Угнетённый этим осознанием, он покидает Жанну, предпочитая их любви безликое «забвение»: попытку укрыться в компании битников, наивно стремясь вырваться из плена прошлой жизни.
Но вскоре и этот образ жизни становится ему в тягость. Жан голодает, страдает, замерзает, пока, наконец, не умирает. Его одинокое тело находят в саду загородного провинциального Лиона.Тем временем Жанна, даже не подозревая о его смерти,продолжает с неослабевающей верой ждать возвращения возлюбленного.
«Как мечтал я удрать подальше
От непрестанных выкриков страха,
От шипенья потёртой фальши,
Звучавшей страшней и страшней,
Когда заваливались мои вечера
За холмы, в глубины морей.
Как мечтал я подальше смыться…»
Дилан Томас.
В каждом своем воспоминании Жанна выступает в роли спасателя, а Жан — утопающего. Она стремится укрыть его в своих объятиях, спрятав от враждебного мира. Жанна, как подобает преданному «спасателю», изо всех сил старается помочь ему вырваться из оков собственных предрассудков:
«Я хотела бы переделать всю его жизнь. Дать ему детство, которого ему не хватало, или силы, чтобы забыть всё».
Однако её попытки тщетны — Жанна не понимает, а, возможно, даже не задумывается, что внутренние перемены невозможны без собственной воли, а у Жана нет ни стремления, ни сил для этого.
Проблески надежды иногда всё же мелькают в громких заявлениях Жана: юноша утверждает, что «ему всё равно, что останется от времени на планете», и призывает «жить», но мимолетного порыва недостаточно.
Из уст главной героини мы узнаем, что юноша угнетал в глазах возлюбленной самого себя: он тяготился вопросом «почему его любят», на который, оправданно, не мог найти ответа. Он мучил себя — и эгоистично мучил её, без стыда заявляя, что «в нём таится зло».
«Когда всё идёт слишком хорошо, я это рушу. Когда кто-то любит меня, я ухожу. И если я найду место, где буду счастлив, то захочу лишь сбежать», — признаётся юноша.
Не стал исключением и его союз с Жанной. Однако на все его аргументы о том, что им не следует быть вместе, Жанна неизменно отвечает: «Je t'aime». Для неё эти слова — абсолютная истина. Для него же они значат слишком мало, поскольку жизнь юноши сводится к тупику, травмирующим воспоминаниям, бесконечному самокопанию и страху перед неизведанным.
Всё для него застыло, замерло в невыносимой неподвижности.
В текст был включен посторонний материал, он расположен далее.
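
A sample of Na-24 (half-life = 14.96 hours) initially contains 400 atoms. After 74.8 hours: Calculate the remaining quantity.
N = N₀(1/2)^(t/t½) = 12.5 atoms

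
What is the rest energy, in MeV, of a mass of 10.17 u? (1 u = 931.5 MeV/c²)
E = mc² = 9473 MeV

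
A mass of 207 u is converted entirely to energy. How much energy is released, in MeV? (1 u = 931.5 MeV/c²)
E = mc² = 1.928e5 MeV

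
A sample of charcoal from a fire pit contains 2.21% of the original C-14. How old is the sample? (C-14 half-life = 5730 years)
Age = t½ × log₂(1/ratio) = 31510 years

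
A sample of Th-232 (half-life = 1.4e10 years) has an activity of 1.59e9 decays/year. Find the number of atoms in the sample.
N = A/λ = 3.211e19 atoms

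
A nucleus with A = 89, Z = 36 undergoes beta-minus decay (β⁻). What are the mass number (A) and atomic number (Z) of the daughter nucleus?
Daughter: A = 89, Z = 37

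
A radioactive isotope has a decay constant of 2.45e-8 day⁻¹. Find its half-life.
t½ = ln(2)/λ = 2.829e7 days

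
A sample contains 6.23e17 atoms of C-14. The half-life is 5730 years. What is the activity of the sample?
A = λN = 7.536e13 decays/year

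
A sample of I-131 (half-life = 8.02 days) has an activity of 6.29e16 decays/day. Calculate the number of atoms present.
N = A/λ = 7.278e17 atoms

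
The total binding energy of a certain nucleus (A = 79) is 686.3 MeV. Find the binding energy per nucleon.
B.E./A = 686.3/79 = 8.687 MeV/nucleon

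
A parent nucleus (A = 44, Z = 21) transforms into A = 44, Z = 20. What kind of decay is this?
ΔA = 0, ΔZ = -1 ⇒ beta-plus decay (β⁺) or electron capture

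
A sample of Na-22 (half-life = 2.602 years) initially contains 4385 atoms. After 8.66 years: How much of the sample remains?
N = N₀(1/2)^(t/t½) = 436.6 atoms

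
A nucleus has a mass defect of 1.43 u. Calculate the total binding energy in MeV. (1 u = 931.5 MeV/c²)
B.E. = Δm × 931.5 = 1332 MeV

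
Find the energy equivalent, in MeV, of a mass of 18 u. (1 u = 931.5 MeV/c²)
E = mc² = 16770 MeV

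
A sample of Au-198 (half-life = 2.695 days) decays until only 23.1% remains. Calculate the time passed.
t = t½ × log₂(N₀/N) = 5.697 days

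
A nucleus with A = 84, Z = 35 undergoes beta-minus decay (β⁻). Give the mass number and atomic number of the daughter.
Daughter: A = 84, Z = 36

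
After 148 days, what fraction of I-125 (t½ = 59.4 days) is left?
N/N₀ = (1/2)^(t/t½) = 0.1778 = 17.8%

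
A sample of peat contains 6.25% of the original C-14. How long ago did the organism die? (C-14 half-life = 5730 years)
Age = t½ × log₂(1/ratio) = 22920 years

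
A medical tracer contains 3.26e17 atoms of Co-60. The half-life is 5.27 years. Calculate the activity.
A = λN = 4.288e16 decays/year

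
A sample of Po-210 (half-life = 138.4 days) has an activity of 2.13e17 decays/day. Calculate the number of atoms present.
N = A/λ = 4.253e19 atoms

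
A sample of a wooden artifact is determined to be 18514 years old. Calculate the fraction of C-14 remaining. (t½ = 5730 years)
N/N₀ = (1/2)^(t/t½) = 0.1065 = 10.7%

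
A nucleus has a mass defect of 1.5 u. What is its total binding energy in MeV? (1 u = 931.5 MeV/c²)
B.E. = Δm × 931.5 = 1397 MeV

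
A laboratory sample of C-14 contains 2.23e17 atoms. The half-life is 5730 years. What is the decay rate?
A = λN = 2.698e13 decays/year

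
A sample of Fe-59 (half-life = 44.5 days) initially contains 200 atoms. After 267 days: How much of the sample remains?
N = N₀(1/2)^(t/t½) = 3.125 atoms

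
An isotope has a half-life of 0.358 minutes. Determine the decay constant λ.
λ = ln(2)/t½ = 1.936 minute⁻¹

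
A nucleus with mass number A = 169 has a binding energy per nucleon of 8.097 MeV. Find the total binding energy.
B.E. = 8.097 × 169 = 1368 MeV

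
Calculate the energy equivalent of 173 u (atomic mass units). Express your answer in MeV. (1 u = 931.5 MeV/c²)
E = mc² = 1.611e5 MeV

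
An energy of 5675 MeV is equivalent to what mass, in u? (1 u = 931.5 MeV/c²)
m = E/c² = 6.092 u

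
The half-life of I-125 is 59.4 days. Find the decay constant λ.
λ = ln(2)/t½ = 0.01167 day⁻¹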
Жан поддаётся ей, жертвуя собственным счастьем и счастьем дорогих ему людей:
«Жан, все такое хрупкое, можем ли мы жить памятью?» — Жанна.
Каждый из героев — слабое звено. Жан не в силах собраться. Жанна не в силах отпустить. Установка любовников «главное — всё понять и начать сначала» трещит по швам с первых секунд киноленты, танцуя на осколках зыбких воспоминаний. Жилевские герои не живут настоящим и не грезят будущим.
Они живут прошлым: несбыточными мечтами, разрушенными городами, мимолетными прикосновениями, старыми альбомами с черно- белыми фотографиями и ранами, которые всё ещё кровоточат, словно сердца их не переставая стучат в такт тем далеким юношеским вечерам.
«Смотришь на фотографии, и будто бы не с нами было, и будто то б люди, которых нет с нами — сон» .
Перевод: "Нет, Жан, черных цветов не бывает".
Post scriptum:
…В который раз на старом пустыре
я запускаю в проволочный космос
свой медный грош, увенчанный гербом,
в отчаянной попытке возвеличить
момент соединения… Увы,
тому, кто не умеет заменить
собой весь мир, обычно остается
крутить щербатый телефонный диск,
как стол на спиритическом сеансе,
покуда призрак не ответит эхом
последним воплям зуммера в ночи.
Иосиф Бродский.
Ларианна Ваньянц.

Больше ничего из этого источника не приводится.